Cette chute reflète la circulation réduite des pathogènes au sein des communautés en raison du port du masque, des interdictions de voyager et de la distanciation sociale, assurent les chercheurs : elle a été suivie d’un véritable « rebond » qui a vu leur circulation atteindre des niveaux élevés, et leur a permis d’affecter des « personnes plus vulnérables », selon Mme Moreland.

« Il s’agit véritablement d’une conséquence non voulue des restrictions en cas de pandémie, et dont nous devons être conscients », a-t-elle déclaré au cours d’une interview.

 

Ce n’est pas le covid qui a affaibli les défenses immunitaires

Chose remarquable, le virus respiratoire syncytial a commencé à circuler de manière appuyée en Nouvelle-Zélande dès la fin 2021, avant même que le covid lui-même n’ait commencé à s’étendre dans le pays, ce qui indique selon les chercheurs que cette épidémie d’infections respiratoires a été impulsée par un déclin de l’immunité au niveau de la population générale plutôt que par une déficience immunitaire induite par le covid, comme l’ont suggéré certains scientifiques.

Voilà qui vient répondre aux protestations qu’on a pu voir dans les grands médias français, notamment, contre l’idée d’incriminer l’absence d’exposition à certains pathogènes du fait des restrictions covid devant la forte augmentation de certaines autres infections au cours des hivers qui ont suivi.

La théorie de la dette immunitaire a d’abord été exposée au printemps 2021 par des pédiatres français dans Infectious Diseases Now : de leur avis, le « défaut de stimulation » du système immunitaire en l’absence d’agents pathogènes conduirait ce dernier à « s’affaiblir ».

 

Les restrictions covid ont eu des conséquences dont on aurait pu se douter

A la suite d’une épidémie de bronchiolite précoce et d’une ampleur inhabituelle qui a frappé des pays de l’hémisphère nord à l’automne 2022 – que le concept de la « dette immunitaire » pouvait laisser prévoir – plusieurs journaux ont moqué l’explication : « un concept fumeux », titrait ainsi Libération en décembre 2022 à son sujet.
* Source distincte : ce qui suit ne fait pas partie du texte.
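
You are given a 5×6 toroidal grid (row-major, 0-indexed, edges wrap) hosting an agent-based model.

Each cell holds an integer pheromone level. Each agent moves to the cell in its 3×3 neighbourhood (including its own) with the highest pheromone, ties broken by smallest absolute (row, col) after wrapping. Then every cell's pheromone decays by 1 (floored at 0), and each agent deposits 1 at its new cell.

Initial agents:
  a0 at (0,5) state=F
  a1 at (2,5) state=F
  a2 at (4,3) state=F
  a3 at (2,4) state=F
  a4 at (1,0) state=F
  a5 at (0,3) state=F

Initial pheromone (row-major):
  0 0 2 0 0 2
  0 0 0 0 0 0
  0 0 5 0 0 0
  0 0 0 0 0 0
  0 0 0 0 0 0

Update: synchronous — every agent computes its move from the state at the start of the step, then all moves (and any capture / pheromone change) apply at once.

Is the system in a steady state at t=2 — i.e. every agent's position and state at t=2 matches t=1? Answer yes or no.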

Pour l’auteur de l’article, le médecin Christian Lehmann, l’idée de « dette immunitaire » est même un « emprunt toxique au vocabulaire financier ». Il explique que les nourrissons et tout jeunes enfants affectés par la bronchiolite n’auraient pas eu d’immunité supplémentaire pour avoir été affectés l’année précédente, puisque au contraire l’exposition précoce est liée à la récidive de l’infection chez les moins de 2 ans. « Ne pas avoir eu une bronchiolite en 2020 ou 2021 ne cause pas chez votre enfant de dette immunitaire mais au contraire évite un risque individuel plus élevé pour lui cette année », affirmait-il.

The Conversation annonçait à la même époque que le problème n’était pas celui de la baisse des défenses immunitaires, mais un « rattrapage » où des enfants qui n’avaient pas été infectés du fait des restrictions covid avaient été plus nombreux à être exposés pour la première fois au RVS par la suite, d’où l’épidémie inhabituelle.

Les observations de Nikki Moreland et de ses coauteurs montrent au contraire une réelle baisse des anticorps dans la population générale ayant facilité par la suite l’infection de populations plus vulnérables.